Ghusel (घुसेल) is a village and former Village Development Committee that is now part of Bagmati Rural Municipality in Bagmati Province of central Nepal. It is located southern part of Kathmandu Valley at similar or less heights. At the time of the 2011 Nepal census it had a population of 1510 in 308 individual households, down from the time of the 1991 Nepal census when it had a population of 1715 in 294 individual households.

==Record of 1994==
Over the past decade, Ghusel VDC, Lalitpur District has moved from primarily subsistence agriculture into the wider cash economy aided by the Small Farmers' Development Program (SFDP), which provides credit to farmers mainly for the purchase of buffalo for milk production, and by the National Dairy Corporation, which supports local dairy cooperatives.
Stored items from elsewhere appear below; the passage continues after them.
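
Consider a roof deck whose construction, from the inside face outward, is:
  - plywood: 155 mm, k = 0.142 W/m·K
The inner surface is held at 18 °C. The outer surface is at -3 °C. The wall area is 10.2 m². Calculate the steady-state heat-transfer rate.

Q ≈ 196 W

Series thermal resistances:
R_plywood = L/(kA) = 0.155/(0.142×10.2) = 0.107 K/W
R_total = 0.107 K/W
Q = ΔT / R_total = 21 / 0.107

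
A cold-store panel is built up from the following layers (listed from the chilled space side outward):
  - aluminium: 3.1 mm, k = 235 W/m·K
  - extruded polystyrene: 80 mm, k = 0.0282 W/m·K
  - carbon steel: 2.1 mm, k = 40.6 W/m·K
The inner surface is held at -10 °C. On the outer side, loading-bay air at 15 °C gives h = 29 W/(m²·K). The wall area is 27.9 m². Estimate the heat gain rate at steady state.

Q ≈ 243 W

Treating each layer as a thermal resistance in series:
R_aluminium = L/(kA) = 0.0031/(235×27.9) = 4.728×10^-7 K/W
R_extruded polystyrene = L/(kA) = 0.08/(0.0282×27.9) = 0.1017 K/W
R_carbon steel = L/(kA) = 0.0021/(40.6×27.9) = 1.854×10^-6 K/W
R_outer film = 1/(h_o·A) = 1/(29×27.9) = 0.001236 K/W
R_total = 0.1029 K/W
Q = ΔT / R_total = 25 / 0.1029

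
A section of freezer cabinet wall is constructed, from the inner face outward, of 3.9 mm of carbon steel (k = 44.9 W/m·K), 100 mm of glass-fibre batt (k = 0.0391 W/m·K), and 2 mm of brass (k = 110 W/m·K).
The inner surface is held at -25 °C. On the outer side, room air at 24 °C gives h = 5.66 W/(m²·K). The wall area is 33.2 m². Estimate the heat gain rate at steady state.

Treating each layer as a thermal resistance in series:
R_carbon steel = L/(kA) = 0.0039/(44.9×33.2) = 2.616×10^-6 K/W
R_glass-fibre batt = L/(kA) = 0.1/(0.0391×33.2) = 0.07703 K/W
R_brass = L/(kA) = 0.002/(110×33.2) = 5.476×10^-7 K/W
R_outer film = 1/(h_o·A) = 1/(5.66×33.2) = 0.005322 K/W
R_total = 0.08236 K/W
Q = ΔT / R_total = 49 / 0.08236

Q ≈ 595 W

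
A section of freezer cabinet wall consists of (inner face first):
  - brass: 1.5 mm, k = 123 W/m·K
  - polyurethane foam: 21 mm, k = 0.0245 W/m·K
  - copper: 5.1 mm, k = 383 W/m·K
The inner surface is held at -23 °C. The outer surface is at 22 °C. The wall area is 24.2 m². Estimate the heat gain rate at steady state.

Q ≈ 1270 W

Using the resistance-network approach (series):
R_brass = L/(kA) = 0.0015/(123×24.2) = 5.039×10^-7 K/W
R_polyurethane foam = L/(kA) = 0.021/(0.0245×24.2) = 0.03542 K/W
R_copper = L/(kA) = 0.0051/(383×24.2) = 5.502×10^-7 K/W
R_total = 0.03542 K/W
Q = ΔT / R_total = 45 / 0.03542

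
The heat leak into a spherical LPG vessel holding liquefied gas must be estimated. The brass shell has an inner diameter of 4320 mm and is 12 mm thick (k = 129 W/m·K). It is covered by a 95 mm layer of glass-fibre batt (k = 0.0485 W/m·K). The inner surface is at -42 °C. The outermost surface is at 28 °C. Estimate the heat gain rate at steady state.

For a spherical shell R = (1/r₁ − 1/r₂)/(4πk); film R = 1/(h·4πr²). In series:
R_brass shell = (1/2.16 − 1/2.172)/(4π×129) = 1.578×10^-6 K/W
R_glass-fibre batt = (1/2.172 − 1/2.267)/(4π×0.0485) = 0.03166 K/W
R_total = 0.03166 K/W
Q = ΔT/R_total = 70/0.03166

Q ≈ 2210 W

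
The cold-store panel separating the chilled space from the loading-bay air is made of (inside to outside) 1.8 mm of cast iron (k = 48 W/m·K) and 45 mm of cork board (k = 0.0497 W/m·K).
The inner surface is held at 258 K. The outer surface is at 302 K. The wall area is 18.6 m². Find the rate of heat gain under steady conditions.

Q ≈ 904 W

Using the resistance-network approach (series):
R_cast iron = L/(kA) = 0.0018/(48×18.6) = 2.016×10^-6 K/W
R_cork board = L/(kA) = 0.045/(0.0497×18.6) = 0.04868 K/W
R_total = 0.04868 K/W
Q = ΔT / R_total = 44 / 0.04868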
Analysis reveals that buffalo-keeping and milk sales are increasing the well-being of many households, while at the same time creating new inequalities in gender roles and responsibilities, greater inequities between Brahmin and Tamang residents in Ghusel, and placing pressures on the ecosystem for increased supplies of fodder and fuelwood. Evidence suggests that there is critical, need for attention to the social, and particularly gender-based, implications of maintaining livestock for milk sales and to the ecological underpinnings of this livelihood system.

==Education==
Shree Ghusel Secondary School is only secondary school in village which was established in 1960 (2017 BS) as primary school. The school is located at almost center part of village at Mane Danda. "Mane" is a monastery or religious Stupa for Buddhist people. The name of area is taken from this word.